Глава 26
Два года назад Бекки попросила совсем уж о дикой услуге.
– У вас в больнице, – сказала она, – умерла девушка, Полина Брызгалова. Смерть не криминальная, бедняжка скончалась от рака. У тебя есть знакомые в морге?
– Да, – кивнула Тася, – санитар Ефимыч, мы с ним в одном доме живем.
– Думаю, он не откажется от денег, – протянула Бекки.
– Ефимыч на внуке свихнулся, – улыбнулась Таисия. – Ребенку еще годика нет, а дедушка ему на частный колледж копит, рвется без выходных работать, твердит: «Я всю жизнь дураком прожил, карьеры не сделал, а вот Николаша выучится и большим начальником станет».
– Отлично! – обрадовалась Бекки. – С подобными людьми лучше всего дело иметь, заплатил, и дело с концом. Значит, так, подойдешь к нему и…
Чем дольше говорила Бекки, тем сильнее пугалась Тася. Похоже, на этот раз сестра задумала что-то совсем плохое! Но отказать она, как всегда, не сумела.

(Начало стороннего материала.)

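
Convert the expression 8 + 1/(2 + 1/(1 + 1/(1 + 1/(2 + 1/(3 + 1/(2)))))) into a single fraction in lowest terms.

Collapse the nested fraction from the inside out:
Start with 2.
3 + 1/(2/1) = 3 + 1/2 = 7/2
2 + 1/(7/2) = 2 + 2/7 = 16/7
1 + 1/(16/7) = 1 + 7/16 = 23/16
1 + 1/(23/16) = 1 + 16/23 = 39/23
2 + 1/(39/23) = 2 + 23/39 = 101/39
8 + 1/(101/39) = 8 + 39/101 = 847/101

847/101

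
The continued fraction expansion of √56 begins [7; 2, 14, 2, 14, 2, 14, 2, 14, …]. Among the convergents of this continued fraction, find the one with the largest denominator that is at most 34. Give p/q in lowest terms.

a_0 = 7: 7/1  (≤ bound)
a_1 = 2: 15/2  (≤ bound)
a_2 = 14: 217/29  (≤ bound)
a_3 = 2: 449/60  (> 34, stop)

217/29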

Ефимыч, правда, не занервничал, служба в морге лишила его способности удивляться.
– Сделаю, – коротко пообещал он, – оплата вперед, сто процентов.
Тася получила от Бекки конверт, передала его санитару. И сказала себе: теперь все, если сестра попросит о новой услуге, откажу, больше не желаю плясать под чужую дудку.
Таисия была полна решительности. Но тут на Бекки свалилось несчастье – погибла ее внучка Алиса, дочь сына Олега.
– Вот черт! – вскочила я. – Вот черт! Не может быть! Бекки! Странного вида женщина в мини-юбках! Отвязная мамаша Олега Турова, бабушка наглой Алисы, медсестры, которая работала у стоматолога Марины Семеновны Коваленко и подменила рентгеновские снимки в карте Наташи Фоминой… Ну и ну! И как я сразу не сообразила, о ком идет речь, услыхав странное имечко Бекки? Алиса попала под машину, и она ваша двоюродная внучка. Вы наверняка знали Наташу Фомину. Так, так, пазл начинает складываться…
Таисия Петровна вздрогнула.
– Я никогда не слышала об этой девушке.
– Она дружила с Алисой, частенько бывала у той дома.
Медсестра исподлобья посмотрела на меня.
– Наверное, нехорошо так говорить, но Алиса мне никогда не нравилась, очень наглая и хамоватая была, настоящее дитя телевизора. Насмотрелась всяких неподходящих программ и копировала поведение бездарных ведущих. Да что там, просто отвратительная девчонка! Правда, она очень любила Бекки, прямо в рот ей смотрела, да и понятно почему: моя сестра вела себя как подросток. Они с Алисой могли целый день прошляться по магазинам, мерить вещи, прыскаться духами. Представляешь, один раз прихожу к ним, а школьница с восторгом рассказывает, как они с бабушкой уперли в универмаге комплект нижнего белья, причем идея украсть трусы с бюстгальтером принадлежала Бекки. Она показала Алисе камеры наблюдения, хулиганки вычислили «мертвую зону», встали туда и сорвали с упаковки «защиту». Здорово?
– Да уж, – протянула я.
– Бекки не изображала из себя малолетку, она ею была по сути, – в сердцах воскликнула собеседница. – Я поражалась двойственности натуры сестры. С одной стороны, Бекки демонстрировала ум, рассудительность, расчетливость, осторожность, а с другой – полнейшую безголовость. Научила Алиску трюку с камерой и укатила в очередную поездку. Ясное дело, девочка продолжала красть и очень скоро отточила мастерство магазинного вора, ловко тащила все, что привлекало взгляд. Слава богу, она ни разу не попалась. Нет, я в ее годы была другой: скромной, тихой, слушалась отца. А Алиска росла оторвой!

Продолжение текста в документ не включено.